Cytherea turned to look. The black-robed, black-hooded figure had stumbled forward, step by staggering step, away from the shelter of the tower wall. She was bookended by skeletons—skeletons too huge to have ever lived inside the greasy meat sock of anyone real. Each was eight feet high with ulnar bones like tree trunks and wicked bone spikes spiralling over their arms.
“I wish the Ninth House would do something that was more interesting than skeletons,” said Cytherea pensively.
One of the monstrous constructs flung itself at Cytherea, like she was a bomb it was ending its life upon. The second came shambling after it. Cytherea contemptuously dashed away one skeleton’s enormous forearm spike—she shattered another with her rapier—and the spike, almost before it had finished crumbling, stretched and pushed itself back into shape. Harrow wasn’t stinting on the perpetual bone, and if she kept it up she was going to be a perpetual corpse.
Gideon rolled away, seized her sword, and crawled. Her pierced arm left a snail’s trail of slippery red behind her. It was only years of training under Aiglamene that gave her the guts to wobble herself upright before her adept, blind with blood, blade leant flat on her good shoulder. Two more dead giants were already knitting themselves together. Harrow couldn’t afford this, she thought dimly; Harrow couldn’t afford this at all.
“You’re learning fast!” said the Lyctor, and she sounded honestly delighted. “But I’m afraid you’ve got a long way to go.”
Cytherea crooked her fingers toward the massive hole torn in the side of the tower. There was a cry from within, followed by an awful cracking, tearing, breaking sound. When the horrible many-legged construct exploded through the hole, it was not as great nor as leggy as it had been before. It had torn itself free from Harrow’s shackles, and in doing so had left most of itself behind. It was a miserable shadow of its previous bulk. Compared to anything normal, though, it was still a horror of waving stumps and tendrils, all lengthening and thickening, regrowing themselves even as she watched. It had been stuck and now it was halved, but it could still regenerate. The huge expressionless face gleamed whitely in the afternoon light—now teetering on a trunk too small for its mask—and broken glass pattered down its sides like drops of water as it crawled out. It sat its broken body on the terrace like a ball of white roots, swaying on two legs, a bitten spider.
It wasn’t fair. Cytherea had been right all along: there was nothing they could do. Even half-destroyed, the bristling tentacles and lappets were raised a hundred strong in the air. It staggered and aimed itself in their direction, and there was nowhere to run, no dodging, no escape.
The Lyctor said: “None of you have learned how to die gracefully … I learned over ten thousand years ago.”
“I’m not done,” said Gideon’s half-dead necromancer.
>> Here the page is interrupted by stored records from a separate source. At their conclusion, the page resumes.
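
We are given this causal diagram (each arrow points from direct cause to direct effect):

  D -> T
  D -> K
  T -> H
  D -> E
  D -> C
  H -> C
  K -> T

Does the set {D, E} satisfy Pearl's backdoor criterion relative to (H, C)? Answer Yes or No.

Backdoor paths from H to C (paths whose first edge points into H):
  P1: H <- T <- D -> C
  P2: H <- T <- K <- D -> C
Condition 1 (no descendant of H in the set): holds — descendants of H are {C}; none are in {D, E}.
Condition 2 (every backdoor path blocked by {D, E}):
  P1: blocked at fork node D ∈ conditioning set.
  P2: blocked at fork node D ∈ conditioning set.
{D, E} satisfies the backdoor criterion.

Yes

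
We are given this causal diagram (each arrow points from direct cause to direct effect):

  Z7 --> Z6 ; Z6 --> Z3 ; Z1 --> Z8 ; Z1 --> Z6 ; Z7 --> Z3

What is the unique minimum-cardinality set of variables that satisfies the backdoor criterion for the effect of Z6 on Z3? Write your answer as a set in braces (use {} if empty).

{Z7}

Variables eligible for adjustment (non-descendants of Z6, excluding Z6 and Z3): {Z1, Z7, Z8}.
Backdoor paths from Z6 to Z3:
  P1: Z6 <- Z7 -> Z3
The empty set is not sufficient: P1 (Z6 <- Z7 -> Z3) has no collider blocking it and no conditioned non-collider, so it is open.
Try {Z7}:
  P1: blocked at fork node Z7 ∈ conditioning set.
{Z7} contains no descendant of Z6 and blocks every backdoor path.
No other singleton works — e.g. {Z1} leaves P1 open — so {Z7} is the unique smallest valid adjustment set.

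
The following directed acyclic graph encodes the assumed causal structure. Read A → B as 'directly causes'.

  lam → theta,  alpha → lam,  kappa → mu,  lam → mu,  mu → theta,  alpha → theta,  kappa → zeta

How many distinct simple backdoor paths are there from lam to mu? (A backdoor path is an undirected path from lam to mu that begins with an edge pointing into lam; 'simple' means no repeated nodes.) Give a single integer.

A backdoor path from lam to mu is any simple undirected path whose first edge points into lam (i.e. leaves lam via a parent).
Parents of lam: {alpha}.
Enumerating:
  P1: lam <- alpha -> theta <- mu
That exhausts the simple backdoor paths. Count: 1.

1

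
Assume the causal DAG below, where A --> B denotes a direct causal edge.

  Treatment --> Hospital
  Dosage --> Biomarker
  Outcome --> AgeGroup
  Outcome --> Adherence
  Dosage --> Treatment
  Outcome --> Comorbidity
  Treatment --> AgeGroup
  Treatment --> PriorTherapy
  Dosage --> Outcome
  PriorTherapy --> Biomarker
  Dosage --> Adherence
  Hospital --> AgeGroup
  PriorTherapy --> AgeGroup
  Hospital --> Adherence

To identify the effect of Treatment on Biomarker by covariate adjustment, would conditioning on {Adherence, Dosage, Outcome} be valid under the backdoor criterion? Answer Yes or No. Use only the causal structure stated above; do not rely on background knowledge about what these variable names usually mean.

No

Backdoor paths from Treatment to Biomarker (paths whose first edge points into Treatment):
  P1: Treatment <- Dosage -> Outcome -> AgeGroup <- PriorTherapy -> Biomarker
  P2: Treatment <- Dosage -> Outcome -> Adherence <- Hospital -> AgeGroup <- PriorTherapy -> Biomarker
  P3: Treatment <- Dosage -> Biomarker
  P4: Treatment <- Dosage -> Adherence <- Hospital -> AgeGroup <- PriorTherapy -> Biomarker
  P5: Treatment <- Dosage -> Adherence <- Outcome -> AgeGroup <- PriorTherapy -> Biomarker
Condition 1 (no descendant of Treatment in the set): FAILS — Adherence is a descendant of Treatment.
Condition 2 (every backdoor path blocked by {Adherence, Dosage, Outcome}):
  P1: blocked at fork node Dosage ∈ conditioning set.
  P2: blocked at fork node Dosage ∈ conditioning set.
  P3: blocked at fork node Dosage ∈ conditioning set.
  P4: blocked at fork node Dosage ∈ conditioning set.
  P5: blocked at fork node Dosage ∈ conditioning set.
{Adherence, Dosage, Outcome} does not satisfy the backdoor criterion.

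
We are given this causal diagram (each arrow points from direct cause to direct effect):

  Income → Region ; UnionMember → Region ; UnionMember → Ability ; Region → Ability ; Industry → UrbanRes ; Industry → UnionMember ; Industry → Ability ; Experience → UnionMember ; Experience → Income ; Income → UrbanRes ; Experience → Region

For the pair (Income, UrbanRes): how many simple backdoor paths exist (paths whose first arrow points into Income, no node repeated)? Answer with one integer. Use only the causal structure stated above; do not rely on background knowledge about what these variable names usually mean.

A backdoor path from Income to UrbanRes is any simple undirected path whose first edge points into Income (i.e. leaves Income via a parent).
Parents of Income: {Experience}.
Enumerating:
  P1: Income <- Experience -> UnionMember <- Industry -> UrbanRes
  P2: Income <- Experience -> UnionMember -> Region -> Ability <- Industry -> UrbanRes
  P3: Income <- Experience -> UnionMember -> Ability <- Industry -> UrbanRes
  P4: Income <- Experience -> Region <- UnionMember <- Industry -> UrbanRes
  P5: Income <- Experience -> Region <- UnionMember -> Ability <- Industry -> UrbanRes
  P6: Income <- Experience -> Region -> Ability <- Industry -> UrbanRes
  P7: Income <- Experience -> Region -> Ability <- UnionMember <- Industry -> UrbanRes
That exhausts the simple backdoor paths. Count: 7.

7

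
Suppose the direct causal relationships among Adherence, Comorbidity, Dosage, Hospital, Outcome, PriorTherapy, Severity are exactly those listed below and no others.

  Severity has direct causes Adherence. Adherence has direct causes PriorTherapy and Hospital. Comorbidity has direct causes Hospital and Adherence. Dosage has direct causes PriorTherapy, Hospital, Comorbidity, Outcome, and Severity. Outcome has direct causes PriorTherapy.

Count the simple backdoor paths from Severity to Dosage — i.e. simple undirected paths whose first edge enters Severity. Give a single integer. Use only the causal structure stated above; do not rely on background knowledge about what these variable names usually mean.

6

A backdoor path from Severity to Dosage is any simple undirected path whose first edge points into Severity (i.e. leaves Severity via a parent).
Parents of Severity: {Adherence}.
Enumerating:
  P1: Severity <- Adherence <- PriorTherapy -> Outcome -> Dosage
  P2: Severity <- Adherence <- PriorTherapy -> Dosage
  P3: Severity <- Adherence <- Hospital -> Comorbidity -> Dosage
  P4: Severity <- Adherence <- Hospital -> Dosage
  P5: Severity <- Adherence -> Comorbidity <- Hospital -> Dosage
  P6: Severity <- Adherence -> Comorbidity -> Dosage
That exhausts the simple backdoor paths. Count: 6.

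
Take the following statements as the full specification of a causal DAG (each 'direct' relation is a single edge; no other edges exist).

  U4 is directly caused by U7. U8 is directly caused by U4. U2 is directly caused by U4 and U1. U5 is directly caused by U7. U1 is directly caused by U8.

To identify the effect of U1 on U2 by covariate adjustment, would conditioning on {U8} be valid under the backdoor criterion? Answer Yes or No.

Backdoor paths from U1 to U2 (paths whose first edge points into U1):
  P1: U1 <- U8 <- U4 -> U2
Condition 1 (no descendant of U1 in the set): holds — descendants of U1 are {U2}; none are in {U8}.
Condition 2 (every backdoor path blocked by {U8}):
  P1: blocked at chain node U8 ∈ conditioning set.
{U8} satisfies the backdoor criterion.

Yes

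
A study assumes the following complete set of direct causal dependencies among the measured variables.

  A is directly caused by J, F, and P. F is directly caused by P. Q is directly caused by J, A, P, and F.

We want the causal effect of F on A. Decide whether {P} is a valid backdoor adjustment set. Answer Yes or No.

Backdoor paths from F to A (paths whose first edge points into F):
  P1: F <- P -> A
  P2: F <- P -> Q <- J -> A
  P3: F <- P -> Q <- A
Condition 1 (no descendant of F in the set): holds — descendants of F are {A, Q}; none are in {P}.
Condition 2 (every backdoor path blocked by {P}):
  P1: blocked at fork node P ∈ conditioning set.
  P2: blocked at fork node P ∈ conditioning set.
  P3: blocked at fork node P ∈ conditioning set.
{P} satisfies the backdoor criterion.

Yes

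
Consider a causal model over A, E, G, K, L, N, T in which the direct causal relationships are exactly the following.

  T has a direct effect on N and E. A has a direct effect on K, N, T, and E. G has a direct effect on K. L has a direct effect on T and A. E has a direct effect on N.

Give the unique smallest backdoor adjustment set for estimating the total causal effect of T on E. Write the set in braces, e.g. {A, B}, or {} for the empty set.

Variables eligible for adjustment (non-descendants of T, excluding T and E): {A, G, K, L}.
Backdoor paths from T to E:
  P1: T <- L -> A -> E
  P2: T <- L -> A -> N <- E
  P3: T <- A -> E
  P4: T <- A -> N <- E
The empty set is not sufficient: P1 (T <- L -> A -> E) has no collider blocking it and no conditioned non-collider, so it is open.
Try {A}:
  P1: blocked at chain node A ∈ conditioning set.
  P2: blocked at chain node A ∈ conditioning set.
  P3: blocked at fork node A ∈ conditioning set.
  P4: blocked at fork node A ∈ conditioning set.
{A} contains no descendant of T and blocks every backdoor path.
No other singleton works — e.g. {G} leaves P1 open — so {A} is the unique smallest valid adjustment set.

{A}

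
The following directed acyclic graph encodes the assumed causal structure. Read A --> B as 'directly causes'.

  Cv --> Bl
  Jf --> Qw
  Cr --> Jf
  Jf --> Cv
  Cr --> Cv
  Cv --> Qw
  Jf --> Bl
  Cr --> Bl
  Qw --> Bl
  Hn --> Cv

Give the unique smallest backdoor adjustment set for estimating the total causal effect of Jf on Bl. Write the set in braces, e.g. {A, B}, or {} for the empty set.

Variables eligible for adjustment (non-descendants of Jf, excluding Jf and Bl): {Cr, Hn}.
Backdoor paths from Jf to Bl:
  P1: Jf <- Cr -> Cv -> Qw -> Bl
  P2: Jf <- Cr -> Cv -> Bl
  P3: Jf <- Cr -> Bl
The empty set is not sufficient: P1 (Jf <- Cr -> Cv -> Qw -> Bl) has no collider blocking it and no conditioned non-collider, so it is open.
Try {Cr}:
  P1: blocked at fork node Cr ∈ conditioning set.
  P2: blocked at fork node Cr ∈ conditioning set.
  P3: blocked at fork node Cr ∈ conditioning set.
{Cr} contains no descendant of Jf and blocks every backdoor path.
No other singleton works — e.g. {Hn} leaves P1 open — so {Cr} is the unique smallest valid adjustment set.

{Cr}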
Harrow closed her hands. The last thing Gideon saw was the debris of her perpetual servants rattling toward them, bouncing through the air and over the flagstones, hardening in a shell over her and Camilla and Harrow as all those tendrils struck them at once. The noise was deafening: WHAM—WHAM—WHAMWHAMWHAMWHAMWHAMWHAM
The world vibrated around them. Everything was suddenly very dark. A wavering yellow light flicked on, and Gideon realised that against all odds Camilla had somehow retained her pocket torch.
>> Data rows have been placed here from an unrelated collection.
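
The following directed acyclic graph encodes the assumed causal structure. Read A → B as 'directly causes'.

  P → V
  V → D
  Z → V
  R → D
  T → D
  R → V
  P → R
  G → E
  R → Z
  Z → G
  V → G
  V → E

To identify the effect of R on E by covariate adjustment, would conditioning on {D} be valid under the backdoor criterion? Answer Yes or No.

No

Backdoor paths from R to E (paths whose first edge points into R):
  P1: R <- P -> V <- Z -> G -> E
  P2: R <- P -> V -> G -> E
  P3: R <- P -> V -> E
Condition 1 (no descendant of R in the set): FAILS — D is a descendant of R.
Condition 2 (every backdoor path blocked by {D}):
  P1: open — collider(s) V are conditioned on (or have a conditioned descendant) and no non-collider on the path is in the set.
  P2: open — no interior node is in the conditioning set.
  P3: open — no interior node is in the conditioning set.
{D} does not satisfy the backdoor criterion.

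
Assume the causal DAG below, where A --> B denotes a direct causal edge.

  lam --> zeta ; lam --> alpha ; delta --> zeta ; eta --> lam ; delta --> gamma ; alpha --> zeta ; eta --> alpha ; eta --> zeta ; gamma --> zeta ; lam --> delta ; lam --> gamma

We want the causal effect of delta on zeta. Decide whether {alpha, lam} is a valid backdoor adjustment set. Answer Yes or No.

Yes

Backdoor paths from delta to zeta (paths whose first edge points into delta):
  P1: delta <- lam <- eta -> alpha -> zeta
  P2: delta <- lam <- eta -> zeta
  P3: delta <- lam -> alpha <- eta -> zeta
  P4: delta <- lam -> alpha -> zeta
  P5: delta <- lam -> gamma -> zeta
  P6: delta <- lam -> zeta
Condition 1 (no descendant of delta in the set): holds — descendants of delta are {gamma, zeta}; none are in {alpha, lam}.
Condition 2 (every backdoor path blocked by {alpha, lam}):
  P1: blocked at chain node lam ∈ conditioning set.
  P2: blocked at chain node lam ∈ conditioning set.
  P3: blocked at fork node lam ∈ conditioning set.
  P4: blocked at fork node lam ∈ conditioning set.
  P5: blocked at fork node lam ∈ conditioning set.
  P6: blocked at fork node lam ∈ conditioning set.
{alpha, lam} satisfies the backdoor criterion.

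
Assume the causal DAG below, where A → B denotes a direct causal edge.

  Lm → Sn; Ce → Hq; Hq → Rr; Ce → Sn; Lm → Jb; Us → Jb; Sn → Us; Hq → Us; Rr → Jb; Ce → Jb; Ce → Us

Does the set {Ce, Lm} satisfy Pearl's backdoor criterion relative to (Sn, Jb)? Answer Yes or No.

Yes

Backdoor paths from Sn to Jb (paths whose first edge points into Sn):
  P1: Sn <- Lm -> Jb
  P2: Sn <- Ce -> Hq -> Us -> Jb
  P3: Sn <- Ce -> Hq -> Rr -> Jb
  P4: Sn <- Ce -> Us <- Hq -> Rr -> Jb
  P5: Sn <- Ce -> Us -> Jb
  P6: Sn <- Ce -> Jb
Condition 1 (no descendant of Sn in the set): holds — descendants of Sn are {Jb, Us}; none are in {Ce, Lm}.
Condition 2 (every backdoor path blocked by {Ce, Lm}):
  P1: blocked at fork node Lm ∈ conditioning set.
  P2: blocked at fork node Ce ∈ conditioning set.
  P3: blocked at fork node Ce ∈ conditioning set.
  P4: blocked at fork node Ce ∈ conditioning set.
  P5: blocked at fork node Ce ∈ conditioning set.
  P6: blocked at fork node Ce ∈ conditioning set.
{Ce, Lm} satisfies the backdoor criterion.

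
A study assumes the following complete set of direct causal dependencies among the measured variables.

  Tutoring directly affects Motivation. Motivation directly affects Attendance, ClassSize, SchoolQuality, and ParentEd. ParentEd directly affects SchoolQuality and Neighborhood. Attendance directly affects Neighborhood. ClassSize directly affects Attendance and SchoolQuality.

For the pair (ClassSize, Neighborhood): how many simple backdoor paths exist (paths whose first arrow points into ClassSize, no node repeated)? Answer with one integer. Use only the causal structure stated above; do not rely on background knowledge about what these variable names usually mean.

3

A backdoor path from ClassSize to Neighborhood is any simple undirected path whose first edge points into ClassSize (i.e. leaves ClassSize via a parent).
Parents of ClassSize: {Motivation}.
Enumerating:
  P1: ClassSize <- Motivation -> ParentEd -> Neighborhood
  P2: ClassSize <- Motivation -> Attendance -> Neighborhood
  P3: ClassSize <- Motivation -> SchoolQuality <- ParentEd -> Neighborhood
That exhausts the simple backdoor paths. Count: 3.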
They were closed in with the bowing iron trellises and the wilting, anciently dead bushes. The sky, the sea, and the rest of the garden were cut off behind a smooth curved shell of what seemed to be solid, uninterrupted bone, like the hemisphere of a propped-up skull. Harrow swayed upright in the gloom as the beast tried to crack them open like a nut and looked at Camilla and Gideon through a face that was mostly blood. Not even blood sweat: just blood. Beneath her skin blood vessels had detonated like mines. It was coming through her pores. She’d figured out how to make perpetual bone, half-destroyed a giant dead spider from hell, and now she’d raised a solid wall six inches thick and was holding it up with sheer nerve.
The Reverend Daughter of the Ninth House smiled, tiny and triumphant. Then she keeled into Gideon’s arms.
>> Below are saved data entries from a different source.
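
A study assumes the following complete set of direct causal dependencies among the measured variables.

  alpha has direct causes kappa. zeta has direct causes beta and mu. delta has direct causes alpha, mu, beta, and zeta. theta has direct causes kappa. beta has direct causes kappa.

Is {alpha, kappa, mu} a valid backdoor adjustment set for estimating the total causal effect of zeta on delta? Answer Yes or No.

No

Backdoor paths from zeta to delta (paths whose first edge points into zeta):
  P1: zeta <- mu -> delta
  P2: zeta <- beta <- kappa -> alpha -> delta
  P3: zeta <- beta -> delta
Condition 1 (no descendant of zeta in the set): holds — descendants of zeta are {delta}; none are in {alpha, kappa, mu}.
Condition 2 (every backdoor path blocked by {alpha, kappa, mu}):
  P1: blocked at fork node mu ∈ conditioning set.
  P2: blocked at fork node kappa ∈ conditioning set.
  P3: open — no interior node is in the conditioning set.
{alpha, kappa, mu} does not satisfy the backdoor criterion.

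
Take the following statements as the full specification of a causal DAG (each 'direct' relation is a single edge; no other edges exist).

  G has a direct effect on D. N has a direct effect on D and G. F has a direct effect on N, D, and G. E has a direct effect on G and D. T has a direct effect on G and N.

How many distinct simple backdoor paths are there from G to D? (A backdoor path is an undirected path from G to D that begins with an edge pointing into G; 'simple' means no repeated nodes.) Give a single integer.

7

A backdoor path from G to D is any simple undirected path whose first edge points into G (i.e. leaves G via a parent).
Parents of G: {E, F, N, T}.
Enumerating:
  P1: G <- F -> N -> D
  P2: G <- F -> D
  P3: G <- T -> N <- F -> D
  P4: G <- T -> N -> D
  P5: G <- N <- F -> D
  P6: G <- N -> D
  P7: G <- E -> D
That exhausts the simple backdoor paths. Count: 7.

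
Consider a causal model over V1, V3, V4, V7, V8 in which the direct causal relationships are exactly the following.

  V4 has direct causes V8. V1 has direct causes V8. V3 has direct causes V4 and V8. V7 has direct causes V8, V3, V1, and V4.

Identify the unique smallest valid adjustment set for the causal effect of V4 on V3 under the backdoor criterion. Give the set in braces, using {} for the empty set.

Variables eligible for adjustment (non-descendants of V4, excluding V4 and V3): {V1, V8}.
Backdoor paths from V4 to V3:
  P1: V4 <- V8 -> V3
  P2: V4 <- V8 -> V1 -> V7 <- V3
  P3: V4 <- V8 -> V7 <- V3
The empty set is not sufficient: P1 (V4 <- V8 -> V3) has no collider blocking it and no conditioned non-collider, so it is open.
Try {V8}:
  P1: blocked at fork node V8 ∈ conditioning set.
  P2: blocked at fork node V8 ∈ conditioning set.
  P3: blocked at fork node V8 ∈ conditioning set.
{V8} contains no descendant of V4 and blocks every backdoor path.
No other singleton works — e.g. {V1} leaves P1 open — so {V8} is the unique smallest valid adjustment set.

{V8}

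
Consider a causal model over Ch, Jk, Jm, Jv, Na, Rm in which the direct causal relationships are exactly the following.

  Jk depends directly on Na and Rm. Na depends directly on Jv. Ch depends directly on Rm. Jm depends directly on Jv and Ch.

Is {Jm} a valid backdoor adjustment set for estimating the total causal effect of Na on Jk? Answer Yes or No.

Backdoor paths from Na to Jk (paths whose first edge points into Na):
  P1: Na <- Jv -> Jm <- Ch <- Rm -> Jk
Condition 1 (no descendant of Na in the set): holds — descendants of Na are {Jk}; none are in {Jm}.
Condition 2 (every backdoor path blocked by {Jm}):
  P1: open — collider(s) Jm are conditioned on (or have a conditioned descendant) and no non-collider on the path is in the set.
{Jm} does not satisfy the backdoor criterion.

No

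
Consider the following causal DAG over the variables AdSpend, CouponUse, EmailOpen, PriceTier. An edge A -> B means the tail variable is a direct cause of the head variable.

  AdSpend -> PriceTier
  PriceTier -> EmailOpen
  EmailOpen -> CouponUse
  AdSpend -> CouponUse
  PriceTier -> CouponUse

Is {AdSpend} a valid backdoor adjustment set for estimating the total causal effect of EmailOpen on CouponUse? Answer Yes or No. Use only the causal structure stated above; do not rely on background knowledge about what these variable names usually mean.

No

Backdoor paths from EmailOpen to CouponUse (paths whose first edge points into EmailOpen):
  P1: EmailOpen <- PriceTier <- AdSpend -> CouponUse
  P2: EmailOpen <- PriceTier -> CouponUse
Condition 1 (no descendant of EmailOpen in the set): holds — descendants of EmailOpen are {CouponUse}; none are in {AdSpend}.
Condition 2 (every backdoor path blocked by {AdSpend}):
  P1: blocked at fork node AdSpend ∈ conditioning set.
  P2: open — no interior node is in the conditioning set.
{AdSpend} does not satisfy the backdoor criterion.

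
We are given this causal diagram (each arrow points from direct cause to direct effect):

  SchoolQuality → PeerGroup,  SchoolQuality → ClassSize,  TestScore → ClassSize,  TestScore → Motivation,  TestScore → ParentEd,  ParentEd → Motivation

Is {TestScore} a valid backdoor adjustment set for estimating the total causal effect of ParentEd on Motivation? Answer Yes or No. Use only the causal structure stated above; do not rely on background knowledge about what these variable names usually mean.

Backdoor paths from ParentEd to Motivation (paths whose first edge points into ParentEd):
  P1: ParentEd <- TestScore -> Motivation
Condition 1 (no descendant of ParentEd in the set): holds — descendants of ParentEd are {Motivation}; none are in {TestScore}.
Condition 2 (every backdoor path blocked by {TestScore}):
  P1: blocked at fork node TestScore ∈ conditioning set.
{TestScore} satisfies the backdoor criterion.

Yes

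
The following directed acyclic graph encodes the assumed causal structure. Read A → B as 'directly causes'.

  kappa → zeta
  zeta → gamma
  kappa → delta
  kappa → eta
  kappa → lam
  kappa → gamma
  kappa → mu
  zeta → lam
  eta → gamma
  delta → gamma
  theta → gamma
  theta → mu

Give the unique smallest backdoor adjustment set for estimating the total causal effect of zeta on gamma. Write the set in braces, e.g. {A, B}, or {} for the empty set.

{kappa}

Variables eligible for adjustment (non-descendants of zeta, excluding zeta and gamma): {delta, eta, kappa, mu, theta}.
Backdoor paths from zeta to gamma:
  P1: zeta <- kappa -> delta -> gamma
  P2: zeta <- kappa -> eta -> gamma
  P3: zeta <- kappa -> gamma
  P4: zeta <- kappa -> mu <- theta -> gamma
The empty set is not sufficient: P1 (zeta <- kappa -> delta -> gamma) has no collider blocking it and no conditioned non-collider, so it is open.
Try {kappa}:
  P1: blocked at fork node kappa ∈ conditioning set.
  P2: blocked at fork node kappa ∈ conditioning set.
  P3: blocked at fork node kappa ∈ conditioning set.
  P4: blocked at fork node kappa ∈ conditioning set.
{kappa} contains no descendant of zeta and blocks every backdoor path.
No other singleton works — e.g. {delta} leaves P2 open — so {kappa} is the unique smallest valid adjustment set.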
Gideon stumbled, sick with terror, kneeling them both down to the ground as Harrow lay like a broken rag doll. She forgot her sword, forgot everything as she cradled her used-up adept. She forgot the wrecked ligaments in her sword arm, her messed-up knee, the cups of blood she’d lost, everything but that tiny, smouldering, victorious smile.
“Harrow, come on, I’m here,” she told her, howling to be heard above the thunder of the construct’s assault. “Siphon, damn it.”
“After what happened to the Eighth?” Harrow’s voice was surprisingly strong, considering she appeared to be all black robes and wounds. “Not ever again.”